Tourism and Economic Growth in Ethiopia and Kenya-A Comparative Analysis
Keywords:
Tourism, GDP, Economic Growth, Ethiopia, Kenya, Panel RegressionAbstract
This article comparatively examines the impact of tourism on the economic growth of Ethiopia and Kenya by using data from 1995 to 2020. The study used descriptive statistics and panel data regression to analyze the data. Accordingly, the result of the descriptive analysis shows that Kenya is consistently surpassing Ethiopia in terms of the amount of revenue that it generates from all tourism types and outlets. However, the average percentage yearly growth rate of Ethiopia exceeds that of Kenya’s in about all of the tourism indicators. The panel data regression analysis depicts that the combined fixed effect model for Ethiopia and Kenya explains 58.29 percent of the variability in the economic growth of the two East African countries. The individual random effect model of each country also demonstrates that tourism explains 99.41 and 99.06 percent of the changeability in the economic growth of Ethiopia and Kenya respectively.

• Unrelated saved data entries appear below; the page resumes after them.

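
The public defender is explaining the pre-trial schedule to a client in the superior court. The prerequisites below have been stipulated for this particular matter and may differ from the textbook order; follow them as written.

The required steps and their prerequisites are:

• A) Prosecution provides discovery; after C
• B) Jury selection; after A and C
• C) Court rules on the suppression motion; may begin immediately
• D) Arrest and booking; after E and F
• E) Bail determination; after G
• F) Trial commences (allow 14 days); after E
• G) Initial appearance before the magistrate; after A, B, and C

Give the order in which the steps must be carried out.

C is the only step with nothing outstanding, so it goes first.
That leaves A as the only ready step → A.
That leaves B as the only ready step → B.
Next only G has its prerequisites met → G.
E needed G, now all done → E.
F needed E, now all done → F.
D needed E and F, now all done → D.

C, A, B, G, E, F, D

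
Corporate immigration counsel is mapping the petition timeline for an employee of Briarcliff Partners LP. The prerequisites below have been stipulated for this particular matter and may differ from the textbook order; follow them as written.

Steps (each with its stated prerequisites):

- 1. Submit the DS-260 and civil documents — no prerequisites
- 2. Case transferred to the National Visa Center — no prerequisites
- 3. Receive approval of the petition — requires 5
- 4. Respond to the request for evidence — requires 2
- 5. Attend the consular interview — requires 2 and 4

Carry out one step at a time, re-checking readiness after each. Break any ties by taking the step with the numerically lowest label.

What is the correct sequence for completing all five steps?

1, 2, 4, 5, 3

1 and 2 have no prerequisites; 1 has the earlier label, so 1 is first.
That leaves 2 as the only ready step → 2.
4 needed 2, now all done → 4.
5 needed 2 and 4, now all done → 5.
3 is the only step now ready → 3.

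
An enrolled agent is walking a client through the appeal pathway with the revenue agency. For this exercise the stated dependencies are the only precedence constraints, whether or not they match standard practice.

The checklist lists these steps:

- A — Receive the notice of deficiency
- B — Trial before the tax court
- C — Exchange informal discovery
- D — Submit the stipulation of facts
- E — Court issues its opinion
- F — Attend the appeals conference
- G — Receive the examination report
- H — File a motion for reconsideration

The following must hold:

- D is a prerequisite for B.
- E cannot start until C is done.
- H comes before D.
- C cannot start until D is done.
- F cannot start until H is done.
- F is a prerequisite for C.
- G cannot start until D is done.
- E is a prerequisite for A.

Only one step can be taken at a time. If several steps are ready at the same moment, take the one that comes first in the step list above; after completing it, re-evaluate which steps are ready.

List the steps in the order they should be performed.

H, D, B, F, C, E, A, G

H is the only step with nothing outstanding, so it goes first.
D and F are both available; D is listed earlier → D.
B and G now also ready, so the ready set is {B, F, G}; B is listed earlier → B.
Ready: F and G. F is listed earlier → F.
C now also ready, so the ready set is {C, G}; C is listed earlier → C.
E now also ready, so the ready set is {E, G}; E is listed earlier → E.
A now also ready, so the ready set is {A, G}; A is listed earlier → A.
G needed D, now all done → G.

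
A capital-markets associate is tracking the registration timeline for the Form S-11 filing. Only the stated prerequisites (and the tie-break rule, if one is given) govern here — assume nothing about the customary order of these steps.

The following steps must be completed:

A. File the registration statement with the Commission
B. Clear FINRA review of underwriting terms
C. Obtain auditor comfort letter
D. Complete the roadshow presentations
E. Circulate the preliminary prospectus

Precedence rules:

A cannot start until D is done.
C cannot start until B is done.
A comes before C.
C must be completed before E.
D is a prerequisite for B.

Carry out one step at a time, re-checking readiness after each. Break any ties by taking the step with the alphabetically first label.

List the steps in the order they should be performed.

D is the only step with nothing outstanding, so it goes first.
Now A and B have their prerequisites met. A has the earlier label, so A next.
That leaves B as the only ready step → B.
Next only C has its prerequisites met → C.
E is the only step now ready → E.

D A B C E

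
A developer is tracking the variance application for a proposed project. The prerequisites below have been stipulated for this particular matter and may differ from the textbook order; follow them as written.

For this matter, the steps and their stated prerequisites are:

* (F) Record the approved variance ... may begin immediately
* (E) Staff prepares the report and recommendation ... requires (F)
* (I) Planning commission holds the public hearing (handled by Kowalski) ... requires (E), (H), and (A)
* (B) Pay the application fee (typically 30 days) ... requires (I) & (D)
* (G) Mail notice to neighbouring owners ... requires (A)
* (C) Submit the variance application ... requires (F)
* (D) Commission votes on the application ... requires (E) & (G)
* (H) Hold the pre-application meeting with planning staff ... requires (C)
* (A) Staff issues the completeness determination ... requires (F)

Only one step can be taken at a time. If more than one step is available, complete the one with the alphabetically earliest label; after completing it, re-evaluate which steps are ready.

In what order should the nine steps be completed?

Only (F) has no prerequisites, so it is first.
Now (A), (C) and (E) have their prerequisites met. (A) has the earlier label, so (A) next.
(G) now also ready, so the ready set is {(C), (E), (G)}; (C) has the earlier label → (C).
Now (E), (G) and (H) have their prerequisites met. (E) has the earlier label, so (E) next.
Now (G) and (H) have their prerequisites met. (G) has the earlier label, so (G) next.
Ready: (D) and (H). (D) has the earlier label → (D).
(H) needed (C), now all done → (H).
(I) is the only step now ready → (I).
Next only (B) has its prerequisites met → (B).

(F) (A) (C) (E) (G) (D) (H) (I) (B)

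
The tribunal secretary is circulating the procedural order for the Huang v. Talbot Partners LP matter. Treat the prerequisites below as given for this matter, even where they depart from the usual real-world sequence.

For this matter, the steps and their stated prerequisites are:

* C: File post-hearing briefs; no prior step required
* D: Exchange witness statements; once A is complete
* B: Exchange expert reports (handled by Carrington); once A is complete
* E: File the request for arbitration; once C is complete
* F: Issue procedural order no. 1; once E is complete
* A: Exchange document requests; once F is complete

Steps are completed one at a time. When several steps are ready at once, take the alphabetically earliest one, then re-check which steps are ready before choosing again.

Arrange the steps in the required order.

C E F A B D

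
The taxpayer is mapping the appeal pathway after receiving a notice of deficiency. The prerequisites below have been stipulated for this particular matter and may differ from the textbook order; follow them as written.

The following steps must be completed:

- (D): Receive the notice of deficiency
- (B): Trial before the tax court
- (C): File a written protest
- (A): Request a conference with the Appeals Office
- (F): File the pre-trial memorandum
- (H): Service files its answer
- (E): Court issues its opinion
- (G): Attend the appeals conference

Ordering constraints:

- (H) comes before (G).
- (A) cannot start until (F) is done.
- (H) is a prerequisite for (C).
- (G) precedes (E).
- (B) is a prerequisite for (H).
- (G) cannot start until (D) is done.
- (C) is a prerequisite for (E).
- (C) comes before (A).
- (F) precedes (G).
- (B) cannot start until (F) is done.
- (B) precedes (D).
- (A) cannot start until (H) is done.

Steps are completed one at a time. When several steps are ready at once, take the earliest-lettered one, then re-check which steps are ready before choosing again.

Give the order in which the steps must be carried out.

Only (F) has no prerequisites, so it is first.
(B) is the only step now ready → (B).
Now (D) and (H) have their prerequisites met. (D) has the earlier label, so (D) next.
(H) is the only step now ready → (H).
Now (C) and (G) have their prerequisites met. (C) has the earlier label, so (C) next.
(A) now also ready, so the ready set is {(A), (G)}; (A) has the earlier label → (A).
(G) needed (D), (F) and (H), now all done → (G).
Next only (E) has its prerequisites met → (E).

(F) (B) (D) (H) (C) (A) (G) (E)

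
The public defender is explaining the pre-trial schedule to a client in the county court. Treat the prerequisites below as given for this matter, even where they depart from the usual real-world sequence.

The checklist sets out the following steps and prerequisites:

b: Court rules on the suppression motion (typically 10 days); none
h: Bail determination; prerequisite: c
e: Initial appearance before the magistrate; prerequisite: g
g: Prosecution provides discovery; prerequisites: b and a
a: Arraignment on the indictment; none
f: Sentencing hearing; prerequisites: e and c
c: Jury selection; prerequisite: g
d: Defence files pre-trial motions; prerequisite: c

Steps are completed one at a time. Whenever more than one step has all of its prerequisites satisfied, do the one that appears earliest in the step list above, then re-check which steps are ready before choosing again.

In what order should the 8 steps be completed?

Nothing is required for b and a. b is listed earlier → b first.
a is the only step now ready → a.
g is the only step now ready → g.
Now e and c have their prerequisites met. e is listed earlier, so e next.
c is the only step now ready → c.
Now h, f and d have their prerequisites met. h is listed earlier, so h next.
Ready: f and d. f is listed earlier → f.
Next only d has its prerequisites met → d.

b → a → g → e → c → h → f → d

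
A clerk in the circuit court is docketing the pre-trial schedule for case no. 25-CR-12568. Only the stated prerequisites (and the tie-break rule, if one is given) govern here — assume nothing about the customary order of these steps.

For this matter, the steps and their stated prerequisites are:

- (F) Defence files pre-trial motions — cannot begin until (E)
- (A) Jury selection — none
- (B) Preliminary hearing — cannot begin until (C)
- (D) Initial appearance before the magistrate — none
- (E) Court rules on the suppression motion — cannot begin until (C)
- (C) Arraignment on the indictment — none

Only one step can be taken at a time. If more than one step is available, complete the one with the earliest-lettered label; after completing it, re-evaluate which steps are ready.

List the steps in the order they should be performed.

Nothing is required for (A), (C) and (D). (A) has the earlier label → (A) first.
Now (C) and (D) have their prerequisites met. (C) has the earlier label, so (C) next.
(B), (D) and (E) are all available; (B) has the earlier label → (B).
(D) and (E) are both available; (D) has the earlier label → (D).
(E) needed (C), now all done → (E).
(F) needed (E), now all done → (F).

(A) → (C) → (B) → (D) → (E) → (F)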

The study also found that the countries are different in terms of the impact that business tourism spending, internal travel and tourism consumption expenditure, capital investment on travel and tourism, leisure tourism spending, travel and tourism total contribution to employment, and visitor exports have on their GDP. In contrast, domestic tourism spending, government spending on travel and tourism services, and outbound travel and tourism expenditure have similar impact on the economic growth of the two countries. The paper concludes that, Ethiopia can learn from Kenya strategies to improve number of visitors and tourism receipts; similarly, Kenya could learn how to enhance the growth rate of its slow-moving tourism industry from Ethiopia.